Tool Series - BottyBot

Tool Series - BottyBot: A Frontend Chat UI for Local LLM Models

https://www.github.com/patw/BottyBot

In this installment of our Generative AI (GenAI) tool series, we will be exploring a unique solution to interfacing with locally hosted Large Language Models (LLMs): BottyBot. Developed by an individual who was not satisfied with existing options on the market, BottyBot is specifically designed to seamlessly connect with llama.cpp running in server mode. This powerful frontend chat UI has become a crucial tool in the developer’s daily workflow, serving as the main interface for interacting with multiple tools and applications that leverage the capabilities of the LLM.

The creator of BottyBot operates two GPU-accelerated instances of llama.cpp, which serve as the backbone for numerous applications such as SumBot, ExtBrain, RAGTAG (soon to be updated), and several Python scripts, including a website generator. These tools benefit from the efficiency and versatility provided by BottyBot’s intuitive chat interface, which is typically powered by either the OpenHermes Mistral or Dolphin Mistral families of LLM models.

One of the key features that sets BottyBot apart is its support for multiple “bot” identities. These distinct personalities can be engaging to interact with and are entirely generated within the application itself. The development process of BottyBot exemplifies a unique approach known as “bootstrapping,” where much of the initial design was created using OpenAI’s ChatGPT-3, while subsequent features were added by directly communicating with the LLM model integrated into BottyBot.
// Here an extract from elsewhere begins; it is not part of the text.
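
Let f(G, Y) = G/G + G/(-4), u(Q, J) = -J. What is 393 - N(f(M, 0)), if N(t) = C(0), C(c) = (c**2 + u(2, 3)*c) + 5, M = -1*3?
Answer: 388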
This innovative method has resulted in a continually evolving and feature-rich application that caters to a wide range of use cases.

In addition to its core functionality, BottyBot also includes export capabilities for formatting and organizing conversations in an easily shareable format. This feature is particularly useful for collaborating with others or showcasing the results of interactions with LLM models.

While BottyBot does not currently support Retrieval Augmented Generation (RAG) techniques like RAGTAG or ExtBrain, its developers have expressed interest in potentially incorporating manual augmentation or vector search capabilities in future updates. This would allow users to enhance the prompt generation process and further optimize their interactions with LLM models.

Overall, BottyBot has proven to be an incredibly valuable tool for individuals who wish to harness the power of local, open-source Large Language Models while maintaining complete privacy and control over their data. As a result, it serves as a perfect example of how cutting-edge AI technology can be effectively integrated into everyday workflows and applications. Stay tuned for future updates and enhancements to this versatile and essential chat interface!

  • Human Intervention: Minor. Added the URL for the github repo up top. Also, it seemed to depersonalize me entirely in this article talking about an unknown developer. I’m cool with it, but I probably needed to add some context in the points to indicate who worked on it.

Facts Used:

  • This series covers different tools used for building Generative AI (genai) applications
    • BottyBot is a front end chat UI that connects to llama.cpp running in server mode which hosts a LLM (large language model)
    • I wasn’t happy with other solutions on the market and none of them could consume llama.cpp in server mode directly. I operate 2 GPU accelerated instances of llama.cpp which is used by multiple tools like SumBot, ExtBrain, RAGTAG (soon, it needs updating) and a few python scripts like my website generator
    • BottyBot has been a huge success for me, as I use it daily as my main chat interface to LLM models. The back end llama.cpp server is usually running the OpenHermes Mistral or Dolphin Mistral families of LLM models.
    • BottyBot supports different “bot” identities that represent differnet personalities that can be interesting to interact with. The entire set of built in identites were generated by BottyBot!
    • BottyBot was a perfect example of bootstrapping: I designed a lot of the application with OpenAI’s ChatGPT 3, but as soon as the UI was running well enough, all features from that point on were added by talking to the LLM and getting useful python code for features I wanted. It’s now being used for all future products.
    • I added export functionality to produce nicely formatted exports for conversations. These are useful for sharing with others.
    • BottyBot is not an example of RAG (retrieval augmented generation) like RAGTAG or ExtBrain. BottyBoty uses the LLM directly without any augmentation.
    • A future enhancement to this tool could include manual augmentation or vector search for augmenting the LLM prompt.
    • I love this tool and so far, it’s provided the most value to me personally and is a perfect example of using local, opensource large language models with full privacy.